Should tx_drop be dropped from the ethtool -S list for the same reason?

[ ... ]

> + { "tx_aged", SCNT_TX_AGED },
> + { "tx_bufdrop", SCNT_TX_BUFDROP },

tx_aged is also summed into stats->tx_dropped in
lan9645x_stats_get_stats64(), so does it fall under the same duplicate-uAPI
concern as tx_drop?

A related question about tx_bufdrop: if SCNT_TX_BUFDROP represents transmit
frames dropped due to buffer exhaustion, why is it not included in
stats->tx_dropped alongside SCNT_TX_DROP and SCNT_TX_AGED?

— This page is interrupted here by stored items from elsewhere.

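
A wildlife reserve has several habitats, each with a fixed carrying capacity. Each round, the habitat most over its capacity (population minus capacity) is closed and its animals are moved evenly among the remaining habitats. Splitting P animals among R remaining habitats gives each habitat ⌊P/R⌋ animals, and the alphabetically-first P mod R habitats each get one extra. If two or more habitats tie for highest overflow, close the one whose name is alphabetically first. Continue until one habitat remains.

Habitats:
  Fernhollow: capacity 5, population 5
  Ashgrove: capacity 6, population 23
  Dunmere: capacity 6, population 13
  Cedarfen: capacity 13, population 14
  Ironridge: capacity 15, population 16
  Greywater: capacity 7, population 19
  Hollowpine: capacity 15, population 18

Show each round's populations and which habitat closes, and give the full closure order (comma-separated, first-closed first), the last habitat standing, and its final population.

Round 1: Ashgrove=23 Cedarfen=14 Dunmere=13 Fernhollow=5 Greywater=19 Hollowpine=18 Ironridge=16 → close Ashgrove (overflow 17)
  23÷6 = 3 each, +1 to first 5
Round 2: Cedarfen=18 Dunmere=17 Fernhollow=9 Greywater=23 Hollowpine=22 Ironridge=19 → close Greywater (overflow 16)
  23÷5 = 4 each, +1 to first 3
Round 3: Cedarfen=23 Dunmere=22 Fernhollow=14 Hollowpine=26 Ironridge=23 → close Dunmere (overflow 16)
  22÷4 = 5 each, +1 to first 2
Round 4: Cedarfen=29 Fernhollow=20 Hollowpine=31 Ironridge=28 → close Cedarfen (overflow 16)
  29÷3 = 9 each, +1 to first 2
Round 5: Fernhollow=30 Hollowpine=41 Ironridge=37 → close Hollowpine (overflow 26)
  41÷2 = 20 each, +1 to first 1
Round 6: Fernhollow=51 Ironridge=57 → close Fernhollow (overflow 46)
  51÷1 = 51 each, +1 to first 0

Closure order: Ashgrove, Greywater, Dunmere, Cedarfen, Hollowpine, Fernhollow
Last habitat: Ironridge with 108 animals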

stats->tx_dropped = c[SCNT_TX_DROP] + c[SCNT_TX_AGED];

If tx_bufdrop is in fact a transmit-drop cause, would users of
ip -s link show see an under-reported tx_dropped relative to the private
ethtool counter?

> + { "dr_local", SCNT_DR_LOCAL },
> + { "dr_tail", SCNT_DR_TAIL },

dr_local and dr_tail are also fed into stats->rx_dropped:

stats->rx_dropped = c[SCNT_RX_LONG] +
c[SCNT_DR_LOCAL] +
c[SCNT_DR_TAIL] +
...

Would it be appropriate to drop these from the ethtool -S list as well,
given they are already aggregated into the standard rx_dropped counter?

[ ... ]

> +};

[ ... ]

> +static void lan9645x_check_stats_work(struct work_struct *work)
> +{
> + struct delayed_work *del_work = to_delayed_work(work);
> + struct lan9645x_stats *stats;
> +
> + stats = container_of(del_work, struct lan9645x_stats, work);
> +
> + lan9645x_stats_update(stats->lan9645x);
> +
> + queue_delayed_work(stats->queue, &stats->work,
> + LAN9645X_STATS_CHECK_DELAY);
> +}

The commit message says this worker "update[s] it frequently to handle
overflows in hardware."

Looking at lan9645x_stats_add_cnt():

static inline void lan9645x_stats_add_cnt(u64 *cnt, u32 val)
{
if (val < (*cnt & U32_MAX))
*cnt += (u64)1 << 32; /* value has wrapped */

*cnt = (*cnt & ~(u64)U32_MAX) + val;
}

this compensates for at most one 32-bit wrap per polling interval. If two
or more wraps happen between reads, the low-half comparison no longer
detects the missed wrap and the 64-bit counter silently loses 2^32 per
missed wrap.

At the chip's 2.5 Gbps line rate (LAN9645X_SPEED_2500 in lan9645x_main.h),
a 32-bit byte counter wraps roughly every 13.7 s, so two wraps happen in
about 27.5 s. The polling interval is LAN9645X_STATS_CHECK_DELAY = 3 * HZ,
but there is no upper bound on the actual elapsed time between reads:
delayed work can be stretched by system suspend/resume, heavy CPU load, or
regmap/SPI contention.

Would it be worthwhile to either bound the worst-case polling gap
(e.g. a suspend/resume hook that forces a read, or a timestamp-based
sanity check that detects a stretched interval and logs a warning) so
that rx_bytes/tx_bytes reported to ndo_get_stats64 and ethtool cannot
silently undercount by multiples of 2^32?